Five major Internet service companies on Tuesday announced that they are joining with the National Center for Missing & Exploited Children to launch a US$1 million campaign against child exploitation on the Internet.
AOL, Yahoo, Microsoft, EarthLink and United Online will fund a new Technology Coalition within NCMEC to develop and deploy technology solutions that disrupt the ability of predators to use the Internet to exploit children or traffic in child pornography.
Beyond financial support, the coalition companies also agreed to offer the full backing of their collective experience, knowledge and expertise in helping NCMEC address these issues.

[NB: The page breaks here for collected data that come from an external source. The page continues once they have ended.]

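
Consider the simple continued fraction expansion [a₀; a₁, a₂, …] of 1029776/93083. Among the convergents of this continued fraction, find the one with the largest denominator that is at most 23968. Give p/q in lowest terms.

32669/2953

a_0 = 11: 11/1  (≤ bound)
a_1 = 15: 166/15  (≤ bound)
a_2 = 1: 177/16  (≤ bound)
a_3 = 7: 1405/127  (≤ bound)
a_4 = 11: 15632/1413  (≤ bound)
a_5 = 1: 17037/1540  (≤ bound)
a_6 = 1: 32669/2953  (≤ bound)
a_7 = 31: 1029776/93083  (> 23968, stop)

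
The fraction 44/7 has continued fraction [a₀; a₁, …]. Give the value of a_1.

⌊44/7⌋ = 6, remainder 2
⌊7/2⌋ = 3, remainder 1

3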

“Child predators take advantage of Internet technologies not only to help distribute images of child exploitation, but also to attempt to conceal their criminal behavior,” said NCMEC President and CEO Ernie Allen. “These leading companies have a wealth of expertise and technological tools that can help protect children and reduce the proliferation of sexually abusive images of children.”
Four Principal Objectives
The Technology Coalition has four principal objectives: developing and implementing technology solutions; improving knowledge-sharing among industry members; improving law enforcement tools; and researching predators’ technologies to enhance industry efforts.

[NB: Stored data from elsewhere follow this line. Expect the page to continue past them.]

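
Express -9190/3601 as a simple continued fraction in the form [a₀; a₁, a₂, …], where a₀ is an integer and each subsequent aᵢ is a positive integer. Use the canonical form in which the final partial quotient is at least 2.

Repeatedly divide and take the remainder:
-9190 ÷ 3601 → quotient -3, remainder 1613
3601 ÷ 1613 → quotient 2, remainder 375
1613 ÷ 375 → quotient 4, remainder 113
375 ÷ 113 → quotient 3, remainder 36
113 ÷ 36 → quotient 3, remainder 5
36 ÷ 5 → quotient 7, remainder 1
5 ÷ 1 → quotient 5, remainder 0

[-3; 2, 4, 3, 3, 7, 5]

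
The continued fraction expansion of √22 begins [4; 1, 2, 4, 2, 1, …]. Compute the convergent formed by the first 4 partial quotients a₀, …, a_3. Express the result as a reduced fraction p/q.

Start with 4.
2 + 1/(4/1) = 2 + 1/4 = 9/4
1 + 1/(9/4) = 1 + 4/9 = 13/9
4 + 1/(13/9) = 4 + 9/13 = 61/13

61/13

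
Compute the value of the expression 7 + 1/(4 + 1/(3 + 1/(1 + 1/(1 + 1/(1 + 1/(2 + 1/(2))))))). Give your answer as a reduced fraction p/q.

2134/295

Use the convergent recurrence hₖ = aₖ·hₖ₋₁ + hₖ₋₂ (and likewise for the denominators kₖ):
a_0 = 7: 7/1
a_1 = 4: 29/4
a_2 = 3: 94/13
a_3 = 1: 123/17
a_4 = 1: 217/30
a_5 = 1: 340/47
a_6 = 2: 897/124
a_7 = 2: 2134/295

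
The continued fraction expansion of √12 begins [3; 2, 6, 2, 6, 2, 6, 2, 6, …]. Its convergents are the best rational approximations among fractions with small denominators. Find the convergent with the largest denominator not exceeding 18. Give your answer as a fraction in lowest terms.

a_0 = 3: 3/1  (≤ bound)
a_1 = 2: 7/2  (≤ bound)
a_2 = 6: 45/13  (≤ bound)
a_3 = 2: 97/28  (> 18, stop)

45/13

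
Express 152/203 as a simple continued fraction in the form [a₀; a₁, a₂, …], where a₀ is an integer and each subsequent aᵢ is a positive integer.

⌊152/203⌋ = 0, remainder 152
⌊203/152⌋ = 1, remainder 51
⌊152/51⌋ = 2, remainder 50
⌊51/50⌋ = 1, remainder 1
⌊50/1⌋ = 50, remainder 0

[0; 1, 2, 1, 50]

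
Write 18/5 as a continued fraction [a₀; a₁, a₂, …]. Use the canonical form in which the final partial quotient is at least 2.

[3; 1, 1, 2]

Apply division with remainder until the remainder is 0:
18 = 3·5 + 3, so a_0 = 3
5 = 1·3 + 2, so a_1 = 1
3 = 1·2 + 1, so a_2 = 1
2 = 2·1 + 0, so a_3 = 2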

“Similar tools have been used to protect users from other Internet-related threats, such as spam, phishing and viruses. Now they can also be applied to this fight against child pornographers,” Allen noted.
Specifically, the group’s partners will implement existing technologies and develop new ones that can detect and disrupt the distribution of known images of child exploitation on the Internet. They will also establish a centralized clearinghouse for known images of child pornography and other information that network operators can use to combat or block child pornography.

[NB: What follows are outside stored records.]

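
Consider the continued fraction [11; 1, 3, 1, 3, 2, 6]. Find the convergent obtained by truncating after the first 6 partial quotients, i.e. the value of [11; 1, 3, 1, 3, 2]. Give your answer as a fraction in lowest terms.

Start with 2.
3 + 1/(2/1) = 3 + 1/2 = 7/2
1 + 1/(7/2) = 1 + 2/7 = 9/7
3 + 1/(9/7) = 3 + 7/9 = 34/9
1 + 1/(34/9) = 1 + 9/34 = 43/34
11 + 1/(43/34) = 11 + 34/43 = 507/43

507/43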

Additionally, the coalition will research and develop tools for law enforcement to assist in the location and identification of predators and distributors of child pornography and evaluate technologies used by child predators to exploit children and conceal their activity.
“As the Internet’s importance in our daily lives has grown, so has the need for tools and technologies to better protect children from predators,” said Dave Baker, vice president of law and public policy at EarthLink. “By joining with our peers and NCMEC, we can better assist law enforcement and empower the public to help keep children safe.”
Addressing Privacy Concerns
Technology-based efforts to address child pornography have met with privacy concerns in the past. Privacy advocates seek a balance between protecting children and protecting private communications.
The coalition said its initiatives would be structured to ensure that privacy interests of Internet users are appropriately balanced with its mission to eradicate child pornography. The companies announced that an organizational conference would be held in July 2006 to draft its charter and to evaluate a timeline for identification and deployment of technologies.
“We always prefer to see companies finding workable solutions rather than governments imposing solutions that are rigid and unworkable,” Leslie Harris, executive director of the Center for Democracy & Technology, told TechNewsWorld. “We are glad to see the companies working together on non-regulatory solutions. We are looking forward to learning more.”
It may not be possible to eradicate all threats to children online, said John Ryan, chief counsel of AOL, any more than it is possible to protect children from all threats in the physical world.
“However, by better leveraging 21st century technologies, we believe it is possible to increase the chance that child predators will be caught and provide a deterrent to those who would be tempted to exploit children on the Internet,” he concluded.